I noticed the normal maps of some characters faces make it look like asphalt rather than skin in bright light. Is there a value somewhere that determines the amount of normal map used for ambient light? I'd like to see for myself how it looks.

Posted
Yes gloss-mapping is certainly possible, there are a few custom vfps that have them, with different ways of implementing it. I've been fiddling with it in my "fiddle-interaction", where the ambient-fix actually originated.

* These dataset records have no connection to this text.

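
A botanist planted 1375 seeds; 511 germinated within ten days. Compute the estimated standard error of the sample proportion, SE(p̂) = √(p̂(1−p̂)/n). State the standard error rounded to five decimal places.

Sample proportion p̂ = 511/1375 = 0.37164.
p̂(1−p̂) = 0.37164·0.62836 = 0.233524.
SE = √(0.233524/1375) = √0.000169836 = 0.01303.

SE = 0.01303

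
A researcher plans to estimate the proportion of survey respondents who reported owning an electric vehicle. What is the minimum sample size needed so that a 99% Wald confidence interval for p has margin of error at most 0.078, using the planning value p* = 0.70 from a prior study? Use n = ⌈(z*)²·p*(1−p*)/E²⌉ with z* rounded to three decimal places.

n = 230

The 99% critical value is z* = 2.576.
p*(1−p*) = 0.70·0.30 = 0.2100.
Required n before rounding: 6.635776 × 0.2100 / 0.078² = 229.046.
Rounding up, n = 230.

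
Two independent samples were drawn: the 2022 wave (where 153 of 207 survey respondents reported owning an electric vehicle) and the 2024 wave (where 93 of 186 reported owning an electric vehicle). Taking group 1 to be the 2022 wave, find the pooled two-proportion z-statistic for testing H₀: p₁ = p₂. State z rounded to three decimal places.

p̂₁ = 153/207 = 0.73913, p̂₂ = 93/186 = 0.50000.
Pooling: p̂ = 246/393 = 0.62595.
Pooled SE = √[0.2341355·0.01020726] ≈ 0.048886.
z = 0.23913/0.048886 = 4.892.

z = 4.892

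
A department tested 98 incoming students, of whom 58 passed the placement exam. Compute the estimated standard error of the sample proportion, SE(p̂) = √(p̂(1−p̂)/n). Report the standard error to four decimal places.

SE = 0.0496

Sample proportion p̂ = 58/98 = 0.59184.
p̂(1−p̂) = 0.241565.
SE = √(0.241565/98) = 0.0496.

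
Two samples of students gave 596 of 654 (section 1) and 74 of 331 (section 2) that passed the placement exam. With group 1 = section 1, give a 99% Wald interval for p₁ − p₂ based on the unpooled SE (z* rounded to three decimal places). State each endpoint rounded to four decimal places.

(0.6222, 0.7533)

p̂₁ = 596/654 = 0.91131, p̂₂ = 74/331 = 0.22356; p̂₁ − p̂₂ = 0.68775.
SE = √(0.000123578 + 0.000524422) = √0.000648000 = 0.025456.
The 99% critical value is z* = 2.576. Margin of error = 0.06557.
CI: 0.68775 ± 0.06557 = (0.6222, 0.7533).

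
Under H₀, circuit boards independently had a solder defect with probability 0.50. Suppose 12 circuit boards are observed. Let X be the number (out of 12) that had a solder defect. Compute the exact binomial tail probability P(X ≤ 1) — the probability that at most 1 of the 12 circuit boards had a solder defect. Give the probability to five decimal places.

X ~ Binomial(n=12, p=0.50).
P(X ≤ 1) = C(12,0)·0.50^0·0.50^12 + C(12,1)·0.50^1·0.50^11.
= 0.000244 + 0.002930 = 0.00317.

P = 0.00317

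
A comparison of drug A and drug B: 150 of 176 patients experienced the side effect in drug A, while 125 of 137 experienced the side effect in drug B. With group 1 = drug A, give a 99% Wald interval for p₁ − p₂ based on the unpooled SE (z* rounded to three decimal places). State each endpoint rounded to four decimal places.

(-0.1530, 0.0327)

p̂₁ = 0.85227, p̂₂ = 0.91241, so the observed difference is -0.06014.
SE = √(0.000715363 + 0.000583350) = √0.001298713 = 0.036038.
For 99% confidence, z* = 2.576. Margin = 2.576·0.036038 = 0.09283.
Interval: -0.06014 ± 0.09283 → (-0.1530, 0.0327).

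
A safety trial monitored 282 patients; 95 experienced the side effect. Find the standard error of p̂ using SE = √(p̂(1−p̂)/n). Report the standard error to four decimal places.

Sample proportion p̂ = 95/282 = 0.33688.
p̂(1−p̂) = 0.223392.
Dividing by n and taking the root: √0.000792170 = 0.0281.

SE = 0.0281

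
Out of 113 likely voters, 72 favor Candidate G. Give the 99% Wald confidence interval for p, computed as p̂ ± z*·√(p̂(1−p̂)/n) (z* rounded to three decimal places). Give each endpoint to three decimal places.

Sample proportion p̂ = 72/113 = 0.63717.
SE = √(p̂(1−p̂)/n) = √(0.231185/113) = 0.045231.
For 99% confidence, z* = 2.576.
Margin = 2.576·0.045231 = 0.11652.
So the interval runs from 0.521 to 0.754.

(0.521, 0.754)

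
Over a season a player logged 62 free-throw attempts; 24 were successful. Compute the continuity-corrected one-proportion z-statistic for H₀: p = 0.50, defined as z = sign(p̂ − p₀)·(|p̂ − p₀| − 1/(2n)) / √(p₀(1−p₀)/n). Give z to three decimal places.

z = -1.651

p̂ = 24/62 = 0.38710. p̂ − p₀ = -0.112903.
1/(2n) = 0.008065.
Corrected numerator: |-0.112903| − 0.008065 = 0.104838.
SE₀ = √(0.50·0.50/62) = 0.063500.
z = (−)0.104838/0.063500 = -1.651.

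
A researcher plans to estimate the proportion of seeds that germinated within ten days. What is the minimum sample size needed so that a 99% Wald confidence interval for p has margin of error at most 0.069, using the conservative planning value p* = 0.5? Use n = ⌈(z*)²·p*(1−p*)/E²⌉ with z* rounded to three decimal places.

n = 349

The 99% critical value is z* = 2.576.
p*(1−p*) = 0.50·0.50 = 0.2500.
(z*)²·p*(1−p*)/E² = 6.635776·0.2500/0.004761 = 348.444.
Rounding up, n = 349.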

The Doom3 Art-Project that someone posted some time ago on Doom3World ( i forgot the name atm, that brown cave-like map with the artsy flashbacks etc ) also has a vfp with gloss-mapping.

 

I know gloss mapping is possible in some way; the problem was that the shader I found used the alpha channel of the diffuse map to set the glossiness, which I considered wholly unacceptable -- the alpha channel of the diffusemap is already used, so trying to make it serve two purposes at once is just going to be a recipe for confusion.

 

If the alpha channel of the specular map is available though, I think it would be a no-brainer to implement this in the interaction shader -- maps with no alpha could behave in the default way, whereas maps with alpha could modify the glossiness form the default.

Posted

@ Flanders :

The look of things in ambient-light very much depends on how much shading is in the diffuse-map, if there is little to no shading in it, then there's only the subtle ambient-shading from the normal-maps trying to make things appear less flat.

 

There is no CVar controlling that effect, because its not possible to pass a value to the interaction-file.